Côté ville à vivre, les habitants se sentent exclus. S’ils se réjouissent globalement que les efforts de la municipalité aient permis de rendre Valence plus attractive, ils regrettent une situation de ségrégation entre la ville des touristes et la leur. Ils voient que leurs impôts ont servi à financer des infrastructures qu’ils ne peuvent pas utiliser (pour des raisons de coût d’accès et/ou de barrières plus symboliques comme l’utilisation de l’anglais ou le choix de sports comme les régates ou la Formule1,
qui ne sont pas précisément les plus populaires) alors que les politiques d’austérité ont réduit les dépenses partout ailleurs. Le constat aujourd’hui est amer : la ville projetée est simplement une fiction, un décor éloigné du quotidien des personnes qui y vivent les 365 jours de l’année.
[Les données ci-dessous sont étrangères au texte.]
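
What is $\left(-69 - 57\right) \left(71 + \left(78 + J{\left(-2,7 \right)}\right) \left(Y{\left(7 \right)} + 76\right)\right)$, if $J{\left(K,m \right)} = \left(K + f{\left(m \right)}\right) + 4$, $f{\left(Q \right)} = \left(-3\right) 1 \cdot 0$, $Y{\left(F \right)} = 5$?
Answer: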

Gaudin et l’invasion des cata-marrants
En 2014, Gaudin lance un nouveau projet pharaonique : un port de plaisance avec casino et marina sur le J1, entre Terrasses du Port et Mucem. Pour que ce bout de port encore voué au trafic maritime devienne une « vitrine du territoire », on exilerait les ferries corses vers le cap Janet, comme ceux d’Algérie et de Tunisie. Car il paraît qu’entre Nice et Marseille, les plaisanciers souffrent d’un déficit de places estimé à 800 anneaux… Et vers 2021, ce « spot dans l’industrie très porteuse du yachting » pourrait créer 3000 boulots de merde au service de ce beau monde. Joie !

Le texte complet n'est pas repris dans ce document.